Speaking at a seminar jointly sponsored by Chicago-based Cambridge Realty Capital Companies and the Northbrook, Illinois-based accounting firm of Frost, Ruttenberg & Rothblatt, P.C., Cambridge Chairman Jeffrey A. Davis (top right photo) said FHA-insured HUD loans and loans from commercial banks remain the primary funding sources for long-term care and senior housing, to which his firm awards an “A” letter grade in the current credit crisis.
In the company’s scoring system, governmental conservators Fannie Mae and Freddie Mac have slipped a full letter grade to a B due to changes in underwriting, and taxable and tax-exempt bond funds earned the same letter grade as well.
Venture capitalists earned a C+ grade, but insurance companies, pension funds, investment banks and the equity markets earned near-failing marks (a D), and conduits (REIMICs) are off the grid entirely with a failing grade.
“Despite all the disheartening news on the economic front, funding is still available for qualified projects at rates that are very competitive by historical standards. Borrowers shouldn’t automatically assume that it’s impossible to improve their financial situation in the current climate,” he advised.

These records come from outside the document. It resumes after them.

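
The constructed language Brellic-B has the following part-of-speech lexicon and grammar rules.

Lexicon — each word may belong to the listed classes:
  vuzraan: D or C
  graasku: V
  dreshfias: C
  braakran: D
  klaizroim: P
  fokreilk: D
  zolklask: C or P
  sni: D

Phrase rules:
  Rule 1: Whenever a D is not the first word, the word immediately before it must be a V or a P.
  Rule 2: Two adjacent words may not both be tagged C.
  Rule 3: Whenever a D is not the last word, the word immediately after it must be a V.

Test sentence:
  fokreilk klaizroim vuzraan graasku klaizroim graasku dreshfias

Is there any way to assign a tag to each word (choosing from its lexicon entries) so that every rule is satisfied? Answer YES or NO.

NO

Candidates per position — 1:fokreilk {D}; 2:klaizroim {P}; 3:vuzraan {D,C}; 4:graasku {V}; 5:klaizroim {P}; 6:graasku {V}; 7:dreshfias {C}.
Rule 3 cannot be satisfied by any choice of tags from the lexicon.
So there is no consistent tagging.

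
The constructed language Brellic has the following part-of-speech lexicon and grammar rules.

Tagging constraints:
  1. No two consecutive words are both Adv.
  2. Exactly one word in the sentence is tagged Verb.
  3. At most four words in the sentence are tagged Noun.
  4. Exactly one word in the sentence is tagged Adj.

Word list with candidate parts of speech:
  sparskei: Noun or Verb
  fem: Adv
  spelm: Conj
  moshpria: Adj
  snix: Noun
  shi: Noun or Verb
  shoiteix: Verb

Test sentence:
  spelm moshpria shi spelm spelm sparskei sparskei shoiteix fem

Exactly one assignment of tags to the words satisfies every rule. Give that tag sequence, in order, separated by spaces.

Conj Adj Noun Conj Conj Noun Noun Verb Adv

Candidates per position — 1:spelm {Conj}; 2:moshpria {Adj}; 3:shi {Noun,Verb}; 4:spelm {Conj}; 5:spelm {Conj}; 6:sparskei {Noun,Verb}; 7:sparskei {Noun,Verb}; 8:shoiteix {Verb}; 9:fem {Adv}.
Word 3 cannot be Verb — rule 2 would then fail for every completion. It is Noun.
Word 6 cannot be Verb — rule 2 would then fail for every completion. It is Noun.
Word 7 cannot be Verb — rule 2 would then fail for every completion. It is Noun.
So the tagging must be: Conj Adj Noun Conj Conj Noun Noun Verb Adv.
Verifying each rule — rule 1 holds; rule 2 holds; rule 3 holds; rule 4 holds.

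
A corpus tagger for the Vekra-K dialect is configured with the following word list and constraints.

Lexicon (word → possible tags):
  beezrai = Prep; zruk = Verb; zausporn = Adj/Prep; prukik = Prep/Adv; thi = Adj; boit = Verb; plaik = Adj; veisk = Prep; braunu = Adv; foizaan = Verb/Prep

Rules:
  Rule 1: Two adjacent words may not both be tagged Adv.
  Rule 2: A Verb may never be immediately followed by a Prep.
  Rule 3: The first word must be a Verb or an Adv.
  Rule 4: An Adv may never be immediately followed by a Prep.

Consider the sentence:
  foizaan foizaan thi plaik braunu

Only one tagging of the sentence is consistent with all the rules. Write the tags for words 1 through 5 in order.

Candidates per position — 1:foizaan {Verb,Prep}; 2:foizaan {Verb,Prep}; 3:thi {Adj}; 4:plaik {Adj}; 5:braunu {Adv}.
Position 1: tagging it Prep would leave rule 3 unsatisfiable, so it must be Verb.
Position 2: tagging it Prep would leave rule 2 unsatisfiable, so it must be Verb.
So the tagging must be: Verb Verb Adj Adj Adv.
Checking: rule 1 holds; rule 2 holds; rule 3 holds; rule 4 holds.

Verb Verb Adj Adj Adv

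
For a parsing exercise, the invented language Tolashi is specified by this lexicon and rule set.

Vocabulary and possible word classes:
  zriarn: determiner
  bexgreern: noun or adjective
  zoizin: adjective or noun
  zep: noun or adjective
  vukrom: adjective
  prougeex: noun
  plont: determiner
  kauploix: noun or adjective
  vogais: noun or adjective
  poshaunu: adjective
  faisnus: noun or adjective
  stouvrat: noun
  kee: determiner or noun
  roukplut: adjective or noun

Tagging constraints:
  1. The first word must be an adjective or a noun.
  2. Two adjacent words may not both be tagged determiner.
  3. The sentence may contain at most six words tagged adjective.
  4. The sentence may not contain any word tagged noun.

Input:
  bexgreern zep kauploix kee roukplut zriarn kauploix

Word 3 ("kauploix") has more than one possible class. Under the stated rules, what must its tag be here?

Candidates per position — 1:bexgreern {noun,adjective}; 2:zep {noun,adjective}; 3:kauploix {noun,adjective}; 4:kee {determiner,noun}; 5:roukplut {adjective,noun}; 6:zriarn {determiner}; 7:kauploix {noun,adjective}.
Word 1 cannot be noun — rule 4 would then fail for every completion. It is adjective.
Word 2 cannot be noun — rule 4 would then fail for every completion. It is adjective.
Word 3 cannot be noun — rule 4 would then fail for every completion. It is adjective.
Word 4 cannot be noun — rule 4 would then fail for every completion. It is determiner.
Word 5 cannot be noun — rule 4 would then fail for every completion. It is adjective.
Word 7 cannot be noun — rule 4 would then fail for every completion. It is adjective.
That leaves exactly one tagging: adjective adjective adjective determiner adjective determiner adjective.
Verifying each rule — rule 1 holds; rule 2 holds; rule 3 holds; rule 4 holds.

adjective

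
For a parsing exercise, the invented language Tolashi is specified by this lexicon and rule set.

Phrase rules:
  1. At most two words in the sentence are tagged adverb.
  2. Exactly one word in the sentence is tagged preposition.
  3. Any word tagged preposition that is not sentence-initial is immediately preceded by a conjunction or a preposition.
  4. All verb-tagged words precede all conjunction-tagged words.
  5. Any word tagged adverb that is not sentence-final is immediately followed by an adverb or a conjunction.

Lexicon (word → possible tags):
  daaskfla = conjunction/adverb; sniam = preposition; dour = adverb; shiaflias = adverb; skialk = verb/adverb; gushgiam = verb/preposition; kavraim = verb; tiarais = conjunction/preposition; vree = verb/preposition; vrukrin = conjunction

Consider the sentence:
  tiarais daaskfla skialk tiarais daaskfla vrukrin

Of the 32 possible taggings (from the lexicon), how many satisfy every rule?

Candidates per position — 1:tiarais {conjunction,preposition}; 2:daaskfla {conjunction,adverb}; 3:skialk {verb,adverb}; 4:tiarais {conjunction,preposition}; 5:daaskfla {conjunction,adverb}; 6:vrukrin {conjunction}.
There are 32 candidate sequences in total.
The sequences that satisfy every rule: preposition conjunction adverb conjunction conjunction conjunction; preposition conjunction adverb conjunction adverb conjunction; preposition adverb adverb conjunction conjunction conjunction.
Count = 3.

3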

The jointly sponsored seminar was entitled The Changing Landscape … How Our New President and the Current Economic Slowdown Impact the Economics of Senior Housing and Long-Term Care in Illinois.
Presenters for the accounting firm were Ted Bokios, CPA, a senior manager in Accounting and Auditing; Steven N. Lavenda, CPA, (middle right photo) founding director of FR&R Healthcare Consulting; Betsy Anderson, (top left photo) an officer and director of FR&R Healthcare; and Gary H. Barron (bottom left photo) , director and founding member of the FR&R Tax Department.
Also on the program was Cambridge Realty Capital Ltd. of Illinois CEO Andy Erkes.
Davis believes the President’s stimulus package will have a long-term positive impact on the senior housing/healthcare industry. For the short-term, he outlined the issues owners will need to consider when pursuing capital in today’s tight credit market.
“Now more than ever, it’s important for borrowers to be ready with a thoughtful business plan, a thorough market feasibility study and a financial forecast that includes appropriate financials for the business.
"The plan should detail the qualifications of principals and fully describe how the funds will be used. An up-to-date title report should also be provided,” he said, adding:
“Preparation is the key to a successful presentation, and borrowers must be ready to provide requested information and documentation in a timely fashion. It’s important for borrowers to thoroughly understand their product. And it helps to know where the lender’s hot buttons reside.”
Erkes described the organizational and administrative changes that have revolutionized the way HUD processes healthcare loans for its Section 232 funding program. In making long overdue changes, HUD has consistently sought the advice and counsel of experienced FHA-MAP-approved lenders, and continues to work on timing and product delivery issues, he noted.
Responsibility for processing HUD 232 loans has shifted to FHA’s Office of Insured Health Care Facilities (OIHCF) in Washington, D.C. Loan applications are now being filed electronically, feature fewer exhibits and require conventional market-based appraisals instead of HUD-specific reports.
The goal is for HUD to be able to review an application, issue a commitment and get to closing within 40 days, Erkes said.